March is Women’s History Month: The National Women’s History Project
Established in 1980, the National Women’s History Project (NWHP) is a nonprofit educational corporation dedicated to the promotion and recognition of multicultural American women’s history. NWHP led the successful Congressional campaign to recognize March as National Women’s History Month, first celebrated in 1987. A special Presidential Proclamation is issued each year, and National Women’s History Month is celebrated in all federal agencies.
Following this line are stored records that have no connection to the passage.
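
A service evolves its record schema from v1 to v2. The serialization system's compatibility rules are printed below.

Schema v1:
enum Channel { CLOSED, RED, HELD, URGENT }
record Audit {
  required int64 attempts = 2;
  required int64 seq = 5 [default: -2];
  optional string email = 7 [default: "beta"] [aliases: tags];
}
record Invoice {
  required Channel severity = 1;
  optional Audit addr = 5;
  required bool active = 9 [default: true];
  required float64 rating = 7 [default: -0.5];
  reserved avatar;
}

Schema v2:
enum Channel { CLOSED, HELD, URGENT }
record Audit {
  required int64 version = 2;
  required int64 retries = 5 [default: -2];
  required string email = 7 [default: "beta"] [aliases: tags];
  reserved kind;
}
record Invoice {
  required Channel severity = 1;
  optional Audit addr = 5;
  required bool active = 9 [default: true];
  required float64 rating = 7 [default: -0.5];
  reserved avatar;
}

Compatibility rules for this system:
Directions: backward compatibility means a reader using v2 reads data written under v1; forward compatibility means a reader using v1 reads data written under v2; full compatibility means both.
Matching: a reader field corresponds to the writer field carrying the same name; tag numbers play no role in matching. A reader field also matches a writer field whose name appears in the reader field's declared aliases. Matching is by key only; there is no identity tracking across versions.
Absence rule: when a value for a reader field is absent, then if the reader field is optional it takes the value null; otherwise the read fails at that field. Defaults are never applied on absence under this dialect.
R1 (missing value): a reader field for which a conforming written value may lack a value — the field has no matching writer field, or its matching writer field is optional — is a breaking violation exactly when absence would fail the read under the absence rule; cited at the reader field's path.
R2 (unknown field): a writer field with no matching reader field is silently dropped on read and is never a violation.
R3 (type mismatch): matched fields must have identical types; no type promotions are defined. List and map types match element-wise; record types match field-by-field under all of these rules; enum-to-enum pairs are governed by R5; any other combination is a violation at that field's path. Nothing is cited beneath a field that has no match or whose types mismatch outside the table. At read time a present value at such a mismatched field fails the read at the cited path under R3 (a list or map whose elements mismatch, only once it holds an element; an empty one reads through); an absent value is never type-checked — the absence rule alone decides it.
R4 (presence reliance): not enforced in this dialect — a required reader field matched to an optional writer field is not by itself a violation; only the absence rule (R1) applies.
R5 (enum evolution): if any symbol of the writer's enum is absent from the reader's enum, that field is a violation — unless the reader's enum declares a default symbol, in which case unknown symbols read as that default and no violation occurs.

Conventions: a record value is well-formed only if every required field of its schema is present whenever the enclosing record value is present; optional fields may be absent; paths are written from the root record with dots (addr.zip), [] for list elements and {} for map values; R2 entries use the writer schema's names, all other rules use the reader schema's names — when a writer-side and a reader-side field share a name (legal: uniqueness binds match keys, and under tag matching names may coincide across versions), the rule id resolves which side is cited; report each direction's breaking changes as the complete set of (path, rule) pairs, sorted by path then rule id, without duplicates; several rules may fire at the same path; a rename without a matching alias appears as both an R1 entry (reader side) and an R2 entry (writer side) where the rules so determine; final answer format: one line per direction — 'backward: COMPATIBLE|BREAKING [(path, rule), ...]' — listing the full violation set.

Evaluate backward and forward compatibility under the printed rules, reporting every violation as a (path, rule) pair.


the writer's type comes first in each Invoice pair
backward pass over Invoice, reader schema v2, writer schema v1:
  severity <- severity (Channel -> Channel, writer required)
  addr <- addr (Audit -> Audit, writer optional)
  active <- active (bool -> bool, writer required)
  rating <- rating (float64 -> float64, writer required)
  addr.version: no writer match
  addr.retries: no writer match
  addr.email <- addr.email (string -> string, writer optional)
  writer addr.attempts: unknown to reader
  writer addr.seq: unknown to reader
  R1 fires at addr.email
  R1 fires at addr.retries
  R1 fires at addr.version
  R5 fires at severity
  => backward: BREAKING (4)
forward pass over Invoice, reader schema v1, writer schema v2:
  severity <- severity (Channel -> Channel, writer required)
  addr <- addr (Audit -> Audit, writer optional)
  active <- active (bool -> bool, writer required)
  rating <- rating (float64 -> float64, writer required)
  addr.attempts: no writer match
  addr.seq: no writer match
  addr.email <- addr.email (string -> string, writer required)
  writer addr.version: unknown to reader
  writer addr.retries: unknown to reader
  R1 fires at addr.attempts
  R1 fires at addr.seq
  => forward: BREAKING (2)

backward: BREAKING [(addr.email, R1), (addr.retries, R1), (addr.version, R1), (severity, R5)]; forward: BREAKING [(addr.attempts, R1), (addr.seq, R1)]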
NWHP materials are used to celebrate women’s history in classrooms, government agencies, civic organizations and military bases around the country and around the world.
Linda Schwartz and other 2018 NWHP honorees will be celebrated at a luncheon on March 24, 2018 in Washington DC. Visit nwhp.org to purchase tickets and learn more.
Past Military Women Honored by the National Women’s History Project
• Iraq War veteran Tammy Duckworth was the first female double amputee from the war; she went on to serve as Assistant Secretary for Public and Intergovernmental Affairs for the U.S. Department of Veterans Affairs and is now the Junior Senator from Illinois.
• Oveta Culp Hobby was Director of the Women’s Army Corps (WACs) in World War II.
• Dorothy C. Stratton was Director of the SPARS (Coast Guard Women’s Reserve) in World War II.
• Brigadier General Wilma Vaught was the Air Force’s first female general and was instrumental in the creation of the Women in Military Service for America Memorial.
• Brigadier General Rebecca Halstead was the first female graduate of West Point to become a general officer.